Фирменный костюмчик-Димка, свесившись со штурвальной площадки, отрицательно покачал головой, как-то странно, несколько протяжно выговаривая слова:

— Это вы совсем напрасно, Володя. Комбайн — почти экстра класс. Можно сказать, хорошая машина.

— Много ты понимаешь, — отмахнулся Калинкин, — для вас там может быть и экстра, а нам лучше надо. Он, Димка-то, из Уругвая недавно приехал. — Пояснил комбайнер и покрутил у виска чёрным от масла пальцем, синий Вова на груди повёл крылом и презрительно сморщился: — У него тут ещё шарики не в ту, не в нашу сторону крутятся. Ещё загнивает помаленьку. Только и знает, что — экстра, что фирма, что очень даже хорошо. Не пойму вот только — всерьёз ли?! Особенно, когда про нас говорит. Вроде и с уважением, да что-то не совсем. Может, подкалывает так?!

Я, конечно, замер, думая, что и Лёнька сделает охотничью стойку на бывшего уругвайца, вдребезги очарованного уникальной советской техникой, основанной на браке и браком погоняющей. Но тот и глазом не моргнул. Потом, в редакции, Куделин мне рассказал, что давно разработал эту тему (впрочем, по подшивке этого не слишком видно): о том, как и почему, какими именно конкретными ностальгическими чувствами обуреваемая в наш район несколько лет назад вернулась большая группа русских переселенцев. Их предки ещё до революции перебрались в Южную Америку. И теперь нам тут их перемётное потомство нет-нет да и шпильки вставляет. Того и гляди назад начнёт посматривать.

Однако то было потом, в редакции, а теперь я только-только заинтересовался феноменом уругвайского русака, как проявить инициативу опять не дал Лукич. Властным жестом, да рыком всё того же укушенного Зевса председатель уж влёк корреспондентов к своей колеснице — «Газ-24». Правда, её Димка-уругваец экстра-классом почему-то не называл. Наверное, на этот раз столь превосходной степени ему на язык просто не приходило. Терялся, бедолага, в эпитетах. Понятно. Столько лет вдали от Родины! Поиздержался словарный запас без родимой корневой подпитки, поиздержался!
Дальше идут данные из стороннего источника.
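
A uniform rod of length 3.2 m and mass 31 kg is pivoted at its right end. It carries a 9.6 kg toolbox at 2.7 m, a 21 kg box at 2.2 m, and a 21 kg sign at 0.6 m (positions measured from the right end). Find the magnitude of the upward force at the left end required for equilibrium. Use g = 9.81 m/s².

Take moments about the right end.
Beam weight: 31 × 9.81 = 304.1 N down at 1.6 m → arm 1.6 m, τ = 304.1 × 1.6 = 486.6 N·m counterclockwise.
Toolbox: 9.6 × 9.81 = 94.18 N down at 2.7 m → arm 2.7 m, τ = 94.18 × 2.7 = 254.3 N·m counterclockwise.
Box: 21 × 9.81 = 206 N down at 2.2 m → arm 2.2 m, τ = 206 × 2.2 = 453.2 N·m counterclockwise.
Sign: 21 × 9.81 = 206 N down at 0.6 m → arm 0.6 m, τ = 206 × 0.6 = 123.6 N·m counterclockwise.
Net moment of the loads = 1318 N·m counterclockwise.
The upward force F acts at the left end, arm 3.2 m, giving F × 3.2 clockwise.
Balancing moments: F × 3.2 = 1318, giving F = 1318 / 3.2 = 412 N.

F ≈ 412 N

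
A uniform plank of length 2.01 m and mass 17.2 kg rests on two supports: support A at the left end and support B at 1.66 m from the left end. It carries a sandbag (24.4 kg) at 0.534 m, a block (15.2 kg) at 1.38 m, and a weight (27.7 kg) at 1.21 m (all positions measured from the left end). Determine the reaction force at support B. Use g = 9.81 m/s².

R_B ≈ 501 N

Take moments about support A.
Beam weight: 17.2 × 9.81 = 168.7 N down at 1.005 m → arm 1.005 m, τ = 168.7 × 1.005 = 169.5 N·m clockwise.
Sandbag: 24.4 × 9.81 = 239.4 N down at 0.534 m → arm 0.534 m, τ = 239.4 × 0.534 = 127.8 N·m clockwise.
Block: 15.2 × 9.81 = 149.1 N down at 1.38 m → arm 1.38 m, τ = 149.1 × 1.38 = 205.8 N·m clockwise.
Weight: 27.7 × 9.81 = 271.7 N down at 1.21 m → arm 1.21 m, τ = 271.7 × 1.21 = 328.8 N·m clockwise.
Net load moment about support A = 831.9 N·m clockwise.
Reaction R at support B is upward at 1.66 m, arm 1.66 m → moment R × 1.66 counterclockwise.
Balancing moments: R × 1.66 = 831.9, giving R = 501 N.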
Вечерело, когда мы, побывав в нескольких бригадах, выехали на грейдер, и Лукич приказал вознице поворачивать оглобли «до дому, до хаты».
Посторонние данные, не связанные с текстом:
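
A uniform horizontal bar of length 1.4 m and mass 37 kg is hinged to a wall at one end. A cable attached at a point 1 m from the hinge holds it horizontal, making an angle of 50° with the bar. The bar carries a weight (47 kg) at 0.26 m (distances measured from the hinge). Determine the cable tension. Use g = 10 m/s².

Take moments about the hinge.
Beam weight: 37 × 10 = 370 N down at 0.7 m → arm 0.7 m, τ = 370 × 0.7 = 259 N·m clockwise.
Weight: 47 × 10 = 470 N down at 0.26 m → arm 0.26 m, τ = 470 × 0.26 = 122.2 N·m clockwise.
Total clockwise load moment = 381.2 N·m.
The cable tension T acts at 1 m; only its component perpendicular to the bar, T sinθ, produces torque. sin 50° = 0.766.
Στ = 0 ⇒ T × 1 × 0.766 = 381.2 ⇒ T = 381.2 / 0.766 = 498 N.

T ≈ 498 N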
— Только на Кутулук заедем, пыль смоем. Ты как, Лёня?

Меня он и не спрашивал. Трифоноскопия всё показала — с гнильцой парень оказался. С гнильцой. Хуже уругвайца.

— Давайте, заедем, — согласился чего-то смурной Лёня, наверно подустал маленько, а потом добавил проницательно: — К вечеру вода хорошая.

Километров этак через пять, когда впереди на далёкой, подёрнутой сизой вечерней дымкой возвышенности показалась центральная усадьба генераловского колхоза, наша запыленная двадцатьчетвёрка свернула вправо на узкий, едва заметный в густой траве просёлок. Мягко покатила по нему к плотной стене камыша. За нею в размах, от горизонта на севере до горизонта на юге, протянулась залитая багровым соком заката полоса водохранилища. На противоположной стороне его казался довольно отчётливым обрывистый берег. Навстречу потянуло влажной, пахнущей прелью и тиной, но всё же прохладой.

— А комары нас не съедят? — подумал я вслух.

— Рано им ещё. — Отозвался Лукич. — Осенью, верно, он здесь пощады не даёт. Летом же этот зверь смирный. Да и ветерок вон поднялся, если что, так разгонит супостата. Правда, и нам дрогаля задаст. Ты давай, к головному держись, там, на бетонке, выход к воде хороший.

Это он водителю, не мне, конечно. И понеслась тема рыбацких мест. Естественно, чрезвычайно занятная.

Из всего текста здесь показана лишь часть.